The double entrance doors, with turned and carved details and a glazed transom, are particularly valuable. The register notes that the restrained decoration now seen in the entrance gable resulted from a later restoration, so the dense openwork ornament visible in old photographs has not survived in full. The house should not be imagined as an untouched display of decoration from 1827.

Inside, the register records timber posts and exposed beams, a polychrome ornamental ceiling band, a ceramic stove, historic cabinets and a counter, a carved ceiling rosette, and an unusual wooden crocodile. The vestibule retains coloured geometric concrete tiles bearing a maker's mark. These features sit inside an operating pharmacy, so not all can be seen from the customer area and none should be assumed to form a permanent museum display.
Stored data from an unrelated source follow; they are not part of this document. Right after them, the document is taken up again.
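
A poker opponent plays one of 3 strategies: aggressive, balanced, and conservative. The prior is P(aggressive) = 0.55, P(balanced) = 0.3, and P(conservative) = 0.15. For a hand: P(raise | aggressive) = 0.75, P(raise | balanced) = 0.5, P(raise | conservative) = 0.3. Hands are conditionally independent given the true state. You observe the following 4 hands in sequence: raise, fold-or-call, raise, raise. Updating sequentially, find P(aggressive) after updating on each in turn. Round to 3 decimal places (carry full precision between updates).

0.729

After 'raise': normaliser = 0.75·0.5500 + 0.5·0.3000 + 0.3·0.1500; P(aggressive) ≈ 0.6790, P(balanced) ≈ 0.2469, P(conservative) ≈ 0.0741
After 'fold-or-call': normaliser = 0.25·0.6790 + 0.5·0.2469 + 0.7·0.0741; P(aggressive) ≈ 0.4919, P(balanced) ≈ 0.3578, P(conservative) ≈ 0.1503
After 'raise': normaliser = 0.75·0.4919 + 0.5·0.3578 + 0.3·0.1503; P(aggressive) ≈ 0.6223, P(balanced) ≈ 0.3017, P(conservative) ≈ 0.0760
After 'raise': normaliser = 0.75·0.6223 + 0.5·0.3017 + 0.3·0.0760; P(aggressive) ≈ 0.7288, P(balanced) ≈ 0.2356, P(conservative) ≈ 0.0356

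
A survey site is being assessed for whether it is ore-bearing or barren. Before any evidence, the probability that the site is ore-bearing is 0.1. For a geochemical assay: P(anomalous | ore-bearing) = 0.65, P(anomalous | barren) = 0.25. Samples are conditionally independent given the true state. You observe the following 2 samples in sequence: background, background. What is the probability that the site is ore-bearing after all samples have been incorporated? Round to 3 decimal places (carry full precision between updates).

After 'background': P(ore) = 0.35·0.1000 / (0.35·0.1000 + 0.75·0.9000) ≈ 0.0493
After 'background': P(ore) = 0.35·0.0493 / (0.35·0.0493 + 0.75·0.9507) ≈ 0.0236

0.024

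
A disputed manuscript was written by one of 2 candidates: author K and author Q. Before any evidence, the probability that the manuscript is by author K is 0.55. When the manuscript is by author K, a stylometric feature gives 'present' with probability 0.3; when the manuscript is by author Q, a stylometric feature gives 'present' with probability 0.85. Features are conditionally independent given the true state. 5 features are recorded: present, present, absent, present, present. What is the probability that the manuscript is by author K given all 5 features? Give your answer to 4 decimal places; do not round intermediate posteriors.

0.0813

Apply Bayes' rule sequentially, carrying P(author K) forward.
After 'present': P(author K) = 0.3·0.5500 / (0.3·0.5500 + 0.85·0.4500) ≈ 0.3014
After 'present': P(author K) = 0.3·0.3014 / (0.3·0.3014 + 0.85·0.6986) ≈ 0.1321
After 'absent': P(author K) = 0.7·0.1321 / (0.7·0.1321 + 0.15·0.8679) ≈ 0.4154
After 'present': P(author K) = 0.3·0.4154 / (0.3·0.4154 + 0.85·0.5846) ≈ 0.2005
After 'present': P(author K) = 0.3·0.2005 / (0.3·0.2005 + 0.85·0.7995) ≈ 0.0813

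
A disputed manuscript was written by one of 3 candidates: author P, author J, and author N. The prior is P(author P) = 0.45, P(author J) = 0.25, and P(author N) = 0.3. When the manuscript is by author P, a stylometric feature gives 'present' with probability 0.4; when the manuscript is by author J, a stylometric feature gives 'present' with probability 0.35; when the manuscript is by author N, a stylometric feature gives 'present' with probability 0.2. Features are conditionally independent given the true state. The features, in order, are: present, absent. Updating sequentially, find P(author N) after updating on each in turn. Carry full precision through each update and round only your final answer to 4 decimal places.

Apply Bayes' rule sequentially, carrying P(author N) forward.
After 'present': normaliser = 0.4·0.4500 + 0.35·0.2500 + 0.2·0.3000; P(author P) ≈ 0.5496, P(author J) ≈ 0.2672, P(author N) ≈ 0.1832
After 'absent': normaliser = 0.6·0.5496 + 0.65·0.2672 + 0.8·0.1832; P(author P) ≈ 0.5073, P(author J) ≈ 0.2672, P(author N) ≈ 0.2255

0.2255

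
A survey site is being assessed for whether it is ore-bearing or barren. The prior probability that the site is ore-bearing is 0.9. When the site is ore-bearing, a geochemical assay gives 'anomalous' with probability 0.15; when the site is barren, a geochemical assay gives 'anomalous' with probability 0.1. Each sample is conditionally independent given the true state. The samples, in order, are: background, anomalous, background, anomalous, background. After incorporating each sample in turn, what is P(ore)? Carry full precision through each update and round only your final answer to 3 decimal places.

0.945

After 'background': P(ore) = 0.85·0.9000 / (0.85·0.9000 + 0.9·0.1000) ≈ 0.8947
After 'anomalous': P(ore) = 0.15·0.8947 / (0.15·0.8947 + 0.1·0.1053) ≈ 0.9273
After 'background': P(ore) = 0.85·0.9273 / (0.85·0.9273 + 0.9·0.0727) ≈ 0.9233
After 'anomalous': P(ore) = 0.15·0.9233 / (0.15·0.9233 + 0.1·0.0767) ≈ 0.9475
After 'background': P(ore) = 0.85·0.9475 / (0.85·0.9475 + 0.9·0.0525) ≈ 0.9446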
A library, the NKVD, and memorials

The building's story is not solely pharmaceutical. Palanga's library moved into the northern section in 1940, and the NKVD used part of the premises from 1944 to 1951. The internal plan and fittings were changed during and after this period, while the pharmacy gradually expanded into the southern part of the house after 1951.

A cross dedicated to deportees and other memorial markers in the courtyard recall the building's postwar use. They represent a separate and serious strand of its history rather than decorative elements of the pharmacy. Courtyard access is not equivalent to access from the public pavement, so visitors should respect the way the private working site is used before approaching or taking photographs.
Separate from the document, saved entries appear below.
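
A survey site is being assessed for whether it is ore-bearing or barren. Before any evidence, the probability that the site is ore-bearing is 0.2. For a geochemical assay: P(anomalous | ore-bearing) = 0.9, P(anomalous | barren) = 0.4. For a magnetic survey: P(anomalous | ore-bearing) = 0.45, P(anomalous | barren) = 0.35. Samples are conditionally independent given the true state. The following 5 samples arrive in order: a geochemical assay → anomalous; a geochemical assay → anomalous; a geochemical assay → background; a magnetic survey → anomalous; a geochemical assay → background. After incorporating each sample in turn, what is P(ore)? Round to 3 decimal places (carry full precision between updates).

0.043

After a geochemical assay='anomalous': P(ore) = 0.9·0.2000 / (0.9·0.2000 + 0.4·0.8000) ≈ 0.3600
After a geochemical assay='anomalous': P(ore) = 0.9·0.3600 / (0.9·0.3600 + 0.4·0.6400) ≈ 0.5586
After a geochemical assay='background': P(ore) = 0.1·0.5586 / (0.1·0.5586 + 0.6·0.4414) ≈ 0.1742
After a magnetic survey='anomalous': P(ore) = 0.45·0.1742 / (0.45·0.1742 + 0.35·0.8258) ≈ 0.2133
After a geochemical assay='background': P(ore) = 0.1·0.2133 / (0.1·0.2133 + 0.6·0.7867) ≈ 0.0432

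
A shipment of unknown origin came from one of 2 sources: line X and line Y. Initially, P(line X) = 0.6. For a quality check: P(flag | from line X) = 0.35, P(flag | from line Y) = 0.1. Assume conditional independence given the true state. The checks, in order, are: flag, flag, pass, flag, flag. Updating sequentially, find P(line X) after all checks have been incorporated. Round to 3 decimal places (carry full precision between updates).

After 'flag': P(line X) = 0.35·0.6000 / (0.35·0.6000 + 0.1·0.4000) ≈ 0.8400
After 'flag': P(line X) = 0.35·0.8400 / (0.35·0.8400 + 0.1·0.1600) ≈ 0.9484
After 'pass': P(line X) = 0.65·0.9484 / (0.65·0.9484 + 0.9·0.0516) ≈ 0.9299
After 'flag': P(line X) = 0.35·0.9299 / (0.35·0.9299 + 0.1·0.0701) ≈ 0.9789
After 'flag': P(line X) = 0.35·0.9789 / (0.35·0.9789 + 0.1·0.0211) ≈ 0.9939

0.994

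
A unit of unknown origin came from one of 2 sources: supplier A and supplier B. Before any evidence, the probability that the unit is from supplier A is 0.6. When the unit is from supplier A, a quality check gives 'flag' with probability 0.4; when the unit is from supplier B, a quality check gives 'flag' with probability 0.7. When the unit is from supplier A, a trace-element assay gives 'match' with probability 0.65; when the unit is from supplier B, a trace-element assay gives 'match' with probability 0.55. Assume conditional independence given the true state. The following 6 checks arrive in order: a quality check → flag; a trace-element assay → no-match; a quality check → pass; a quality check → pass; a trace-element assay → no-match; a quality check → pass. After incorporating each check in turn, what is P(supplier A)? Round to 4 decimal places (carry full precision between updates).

0.8058

After a quality check='flag': P(supplier A) = 0.4·0.6000 / (0.4·0.6000 + 0.7·0.4000) ≈ 0.4615
After a trace-element assay='no-match': P(supplier A) = 0.35·0.4615 / (0.35·0.4615 + 0.45·0.5385) ≈ 0.4000
After a quality check='pass': P(supplier A) = 0.6·0.4000 / (0.6·0.4000 + 0.3·0.6000) ≈ 0.5714
After a quality check='pass': P(supplier A) = 0.6·0.5714 / (0.6·0.5714 + 0.3·0.4286) ≈ 0.7273
After a trace-element assay='no-match': P(supplier A) = 0.35·0.7273 / (0.35·0.7273 + 0.45·0.2727) ≈ 0.6747
After a quality check='pass': P(supplier A) = 0.6·0.6747 / (0.6·0.6747 + 0.3·0.3253) ≈ 0.8058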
The Palanga Resort Museum history collection preserves pharmacy vessels, Berting-era packaging and labels, prescriptions, medical aids, and old photographs of the interior. This material helps separate documented objects from stories added later, but the collection is not permanently displayed inside the pharmacy.

How to visit a working pharmacy

The Old Pharmacy is not a museum with a ticket desk or a set visitor route. Its facade can be viewed from the public pavement on Vytauto Street at any time, while entry is possible only when the present pharmacy is open. Serving pharmacy customers takes priority over architectural sightseeing.
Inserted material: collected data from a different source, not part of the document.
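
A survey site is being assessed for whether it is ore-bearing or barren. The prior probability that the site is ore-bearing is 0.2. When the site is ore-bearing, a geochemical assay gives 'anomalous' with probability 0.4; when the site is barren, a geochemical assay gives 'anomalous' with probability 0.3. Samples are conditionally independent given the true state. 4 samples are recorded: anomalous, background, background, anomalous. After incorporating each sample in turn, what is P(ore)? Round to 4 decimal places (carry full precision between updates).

0.2462

Apply Bayes' rule sequentially, carrying P(ore) forward.
After 'anomalous': P(ore) = 0.4·0.2000 / (0.4·0.2000 + 0.3·0.8000) ≈ 0.2500
After 'background': P(ore) = 0.6·0.2500 / (0.6·0.2500 + 0.7·0.7500) ≈ 0.2222
After 'background': P(ore) = 0.6·0.2222 / (0.6·0.2222 + 0.7·0.7778) ≈ 0.1967
After 'anomalous': P(ore) = 0.4·0.1967 / (0.4·0.1967 + 0.3·0.8033) ≈ 0.2462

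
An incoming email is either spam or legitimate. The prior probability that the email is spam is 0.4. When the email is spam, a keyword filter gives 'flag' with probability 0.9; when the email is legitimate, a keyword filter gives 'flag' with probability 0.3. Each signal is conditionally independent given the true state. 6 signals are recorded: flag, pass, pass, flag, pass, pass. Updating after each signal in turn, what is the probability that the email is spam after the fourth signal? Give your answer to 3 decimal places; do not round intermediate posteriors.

Each posterior becomes the prior for the next update.
After 'flag': P(spam) = 0.9·0.4000 / (0.9·0.4000 + 0.3·0.6000) ≈ 0.6667
After 'pass': P(spam) = 0.1·0.6667 / (0.1·0.6667 + 0.7·0.3333) ≈ 0.2222
After 'pass': P(spam) = 0.1·0.2222 / (0.1·0.2222 + 0.7·0.7778) ≈ 0.0392
After 'flag': P(spam) = 0.9·0.0392 / (0.9·0.0392 + 0.3·0.9608) ≈ 0.1091

0.109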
There is no separate heritage admission ticket. On 14 July 2026, the official pharmacy directory listed Vytauto g. 33 and telephone number +370 460 53657 but did not provide a dependable permanent timetable. Check current hours on the official website or by telephone before making a special journey, especially at weekends and on public holidays.

Steps lead to the main historic doors, and no reliable published information confirming step-free entry or internal circulation was found. Visitors who need an adapted entrance should arrange a suitable route with pharmacy staff in advance. Do not photograph the interior or customers without explicit permission, and examine the exterior without blocking the doors or steps.